The Star reported on Mar. 3 that a member of Immigration Minister Jason Kenney’s staff resigned after Kenney was accused of using his MP letterhead to raise funds for a Conservative party campaign that is against parliamentary rules.
The accusation came after New Democrat MP Linda Duncan received a letter in her mail asking for money for a “Conservative Ethnic Paid Media Strategy,” The Star reported.
The letter asked for “an additional $200,000 of financial commitment.” It also stated: “Given the current political environment, we hope to have commitments by March 11, 2011.”
NDP MP Pat Martin told The Star that Kenney is “abusing his offices, abusing his privileged for a clearly political motive.”
Alykhan Velshi, a spokesperson for Kenney has since told CTV via email that “the employee responsible for this matter has offered the Minister his resignation and the Minister has accepted it. Minister Kenney has taken responsibility for this and has apologized for his former employee's actions. Using parliamentary or government resources for partisan activities is completely unacceptable.”
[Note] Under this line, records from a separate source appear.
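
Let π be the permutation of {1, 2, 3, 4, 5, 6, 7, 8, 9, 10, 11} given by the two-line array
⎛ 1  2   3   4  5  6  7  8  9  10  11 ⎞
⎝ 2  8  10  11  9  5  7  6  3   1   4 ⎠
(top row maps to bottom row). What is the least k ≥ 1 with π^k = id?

8

The disjoint-cycle form of π has cycle lengths 8, 2, 1.
Since disjoint cycles commute, ord(π) = lcm(8, 2) = 8.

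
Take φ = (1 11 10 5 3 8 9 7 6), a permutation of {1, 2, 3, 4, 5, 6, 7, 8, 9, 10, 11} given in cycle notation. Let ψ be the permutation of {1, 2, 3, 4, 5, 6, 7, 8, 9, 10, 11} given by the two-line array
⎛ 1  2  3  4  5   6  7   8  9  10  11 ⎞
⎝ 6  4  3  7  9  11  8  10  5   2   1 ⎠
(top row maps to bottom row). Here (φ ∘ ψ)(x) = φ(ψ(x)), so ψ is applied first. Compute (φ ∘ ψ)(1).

First apply ψ: ψ(1) = 6, then φ(6) = 1. Thus (φ ∘ ψ)(1) = 1.

1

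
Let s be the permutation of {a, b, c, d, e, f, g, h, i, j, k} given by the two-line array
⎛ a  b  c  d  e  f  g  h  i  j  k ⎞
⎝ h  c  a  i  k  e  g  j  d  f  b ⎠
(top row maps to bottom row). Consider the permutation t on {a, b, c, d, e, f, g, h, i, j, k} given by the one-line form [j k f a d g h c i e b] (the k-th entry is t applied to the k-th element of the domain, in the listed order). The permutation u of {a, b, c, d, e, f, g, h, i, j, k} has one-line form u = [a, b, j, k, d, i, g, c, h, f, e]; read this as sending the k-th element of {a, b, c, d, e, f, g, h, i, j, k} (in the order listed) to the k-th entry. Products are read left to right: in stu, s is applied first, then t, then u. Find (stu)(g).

Apply the permutations in order: s(g) = g, then t(g) = h, then u(h) = c. So (stu)(g) = c.

c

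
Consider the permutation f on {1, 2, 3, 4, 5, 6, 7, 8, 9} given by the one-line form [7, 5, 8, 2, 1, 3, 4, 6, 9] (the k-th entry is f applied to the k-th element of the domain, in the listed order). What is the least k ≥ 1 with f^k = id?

15

Decomposing into disjoint cycles gives cycle lengths 5, 3, 1.
The order of f is the least common multiple of its cycle lengths: lcm(5, 3) = 15.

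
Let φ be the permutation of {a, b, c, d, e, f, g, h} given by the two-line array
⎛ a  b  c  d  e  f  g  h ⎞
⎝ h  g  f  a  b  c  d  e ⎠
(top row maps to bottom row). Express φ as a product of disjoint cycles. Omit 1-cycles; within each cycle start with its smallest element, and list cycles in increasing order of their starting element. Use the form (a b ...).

Start at a and follow images: a → h → e → b → g → d → a, giving the cycle (a h e b g d).
Repeating from the next unused element and collecting all non-trivial cycles gives (a h e b g d)(c f).

(a h e b g d)(c f)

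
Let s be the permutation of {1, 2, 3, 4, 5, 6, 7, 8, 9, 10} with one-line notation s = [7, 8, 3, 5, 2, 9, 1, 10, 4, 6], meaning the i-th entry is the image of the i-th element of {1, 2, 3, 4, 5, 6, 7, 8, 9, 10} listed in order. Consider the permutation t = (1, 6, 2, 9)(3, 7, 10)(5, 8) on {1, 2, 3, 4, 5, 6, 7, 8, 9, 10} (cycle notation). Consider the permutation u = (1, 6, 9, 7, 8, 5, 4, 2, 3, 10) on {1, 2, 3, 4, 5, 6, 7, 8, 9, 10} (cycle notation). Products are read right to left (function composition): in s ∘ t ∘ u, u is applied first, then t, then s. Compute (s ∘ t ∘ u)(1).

Chase 1: u(1) = 6; t(6) = 2; s(2) = 8. Hence (s ∘ t ∘ u)(1) = 8.

8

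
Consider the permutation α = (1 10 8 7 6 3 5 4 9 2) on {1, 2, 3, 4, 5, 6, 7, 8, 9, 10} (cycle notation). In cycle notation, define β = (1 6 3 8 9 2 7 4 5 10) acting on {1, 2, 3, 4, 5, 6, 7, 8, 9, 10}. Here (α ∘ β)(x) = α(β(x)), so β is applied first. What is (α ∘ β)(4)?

4

(α ∘ β)(4) = α(β(4)). β(4) = 5, then α(5) = 4. So (α ∘ β)(4) = 4.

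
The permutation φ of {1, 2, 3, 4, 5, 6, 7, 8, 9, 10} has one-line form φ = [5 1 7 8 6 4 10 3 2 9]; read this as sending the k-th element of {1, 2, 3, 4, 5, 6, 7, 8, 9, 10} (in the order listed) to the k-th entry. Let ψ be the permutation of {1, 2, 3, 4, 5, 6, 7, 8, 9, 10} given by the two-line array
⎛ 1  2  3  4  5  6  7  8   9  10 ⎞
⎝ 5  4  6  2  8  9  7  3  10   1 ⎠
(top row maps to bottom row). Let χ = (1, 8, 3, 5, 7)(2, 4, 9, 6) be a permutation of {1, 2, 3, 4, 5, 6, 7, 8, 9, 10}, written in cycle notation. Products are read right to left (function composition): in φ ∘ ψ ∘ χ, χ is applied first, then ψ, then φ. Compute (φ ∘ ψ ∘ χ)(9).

2

Apply the permutations in order: χ(9) = 6, then ψ(6) = 9, then φ(9) = 2. So (φ ∘ ψ ∘ χ)(9) = 2.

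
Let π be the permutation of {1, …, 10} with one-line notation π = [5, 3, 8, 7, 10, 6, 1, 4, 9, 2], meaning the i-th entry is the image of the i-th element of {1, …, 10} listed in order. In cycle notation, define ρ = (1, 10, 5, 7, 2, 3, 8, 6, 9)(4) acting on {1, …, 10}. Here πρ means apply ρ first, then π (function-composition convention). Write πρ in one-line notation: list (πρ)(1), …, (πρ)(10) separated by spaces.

(πρ)(x) = π(ρ(x)). Computing each image: π(ρ(1)) = π(10) = 2, π(ρ(2)) = π(3) = 8, π(ρ(3)) = π(8) = 4, π(ρ(4)) = π(4) = 7, π(ρ(5)) = π(7) = 1, π(ρ(6)) = π(9) = 9, π(ρ(7)) = π(2) = 3, π(ρ(8)) = π(6) = 6, π(ρ(9)) = π(1) = 5, π(ρ(10)) = π(5) = 10.
Hence πρ = [2 8 4 7 1 9 3 6 5 10].

2 8 4 7 1 9 3 6 5 10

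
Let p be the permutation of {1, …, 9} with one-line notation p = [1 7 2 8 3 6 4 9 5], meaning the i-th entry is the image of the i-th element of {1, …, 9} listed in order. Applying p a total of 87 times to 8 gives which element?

3

Tracing 8 → 9 → … returns to 8 after 7 steps, so 8 lies in a 7-cycle (2, 7, 4, 8, 9, 5, 3).
On a 7-cycle, p^7 is the identity, so p^87 = p^3 there (87 ≡ 3 mod 7).
Stepping 3 places around the cycle: 8 → 9 → 5 → 3.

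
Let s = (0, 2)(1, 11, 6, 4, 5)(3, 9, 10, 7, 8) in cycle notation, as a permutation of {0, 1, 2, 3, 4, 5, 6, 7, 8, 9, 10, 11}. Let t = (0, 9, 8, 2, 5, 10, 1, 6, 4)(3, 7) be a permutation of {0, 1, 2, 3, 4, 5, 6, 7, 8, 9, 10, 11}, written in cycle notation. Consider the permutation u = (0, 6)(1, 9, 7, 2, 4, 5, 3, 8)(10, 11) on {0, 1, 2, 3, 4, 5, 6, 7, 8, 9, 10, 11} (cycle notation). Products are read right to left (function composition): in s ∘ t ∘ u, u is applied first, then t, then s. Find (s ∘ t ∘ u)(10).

Apply the permutations in order: u(10) = 11, then t(11) = 11, then s(11) = 6. So (s ∘ t ∘ u)(10) = 6.

6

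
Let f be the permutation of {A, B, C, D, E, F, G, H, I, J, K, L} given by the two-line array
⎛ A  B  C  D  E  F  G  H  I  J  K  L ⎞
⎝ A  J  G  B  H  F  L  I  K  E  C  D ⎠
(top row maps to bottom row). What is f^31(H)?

I

Tracing H → I → … returns to H after 10 steps, so H lies in a 10-cycle (B J E H I K C G L D).
Since the cycle has length 10, f^31 acts on it the same as f^1 (31 mod 10 = 1).
Advancing 1 step from H: H → I.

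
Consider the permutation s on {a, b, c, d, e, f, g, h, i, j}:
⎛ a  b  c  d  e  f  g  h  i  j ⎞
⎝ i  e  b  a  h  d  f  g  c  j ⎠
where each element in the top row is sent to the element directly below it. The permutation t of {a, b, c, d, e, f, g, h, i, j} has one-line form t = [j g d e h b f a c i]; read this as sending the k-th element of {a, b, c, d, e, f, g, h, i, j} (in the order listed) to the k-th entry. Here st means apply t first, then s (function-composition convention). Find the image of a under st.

j

First apply t: t(a) = j, then s(j) = j. Thus (st)(a) = j.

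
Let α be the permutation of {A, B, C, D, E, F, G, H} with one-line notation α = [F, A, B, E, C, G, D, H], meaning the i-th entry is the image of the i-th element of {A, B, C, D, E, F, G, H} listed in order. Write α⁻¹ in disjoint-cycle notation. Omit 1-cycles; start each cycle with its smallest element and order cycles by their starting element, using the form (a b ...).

First write α in disjoint cycles: (A F G D E C B).
The inverse reverses every cycle; in canonical form, α⁻¹ = (A B C E D G F).

(A B C E D G F)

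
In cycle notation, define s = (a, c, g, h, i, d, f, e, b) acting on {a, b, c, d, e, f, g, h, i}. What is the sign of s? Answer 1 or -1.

1

The cycle lengths are 9.
A cycle of length ℓ contributes ℓ−1 transpositions, so s is a product of 8 transpositions — even.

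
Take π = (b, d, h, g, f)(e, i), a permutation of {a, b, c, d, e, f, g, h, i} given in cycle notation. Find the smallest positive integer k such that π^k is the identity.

10

The disjoint cycles have lengths 5, 2, 1, 1.
The order of π is the least common multiple of its cycle lengths: lcm(5, 2) = 10.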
This follows on the heels of charges that were laid against the Conservative Party and four of its members. The 2006 election gave Prime Minister Stephen Harper his first days of governance and it is now being turned against him. CTV reported that Elections Canada has charged his party for spending $1.3 million more than the $18 million allowance.
Senator Doug Finley, a former campaign manager, Senator Irving Gerstein, a chief party fundraiser, Michael Donison, former executive director, and Susan Kehoe, a senior Conservative staffer are expected to face the maximum penalty available for the charges which include fines of up to $2,000 each for each charge and/or a jail sentence, as reported by CBC. The Conservative party itself will face two charges and will be fined $25,000 for each.
“We’re disappointed that administrative charges have been laid by Elections Canada after losing in federal court and not waiting for the appeal court decision in this matter,” a senior Conservative official told CTV. According to CBC, proceedings from the charges will be heard in court on March 18 in Ottawa.
“Our position’s been very clear. We respected the rules that were in place at the time,” Harper told CBC reporters as he explained that the charges were laid as part of a five year dispute.
CTV reported that Official Opposition Leader Michael Ignatieff said, “It’s not some candidate way out in a forgotten riding. This is the central organizing team of the Conservative Party of Canada accused of serious election violations.”
“This is a prime minister who thinks he makes the rules and now he’s been found accused of breaking the rules.”
In an article on The Gazette, Ignatieff said that “[election-spending] rules are at the very foundation of our democracy.”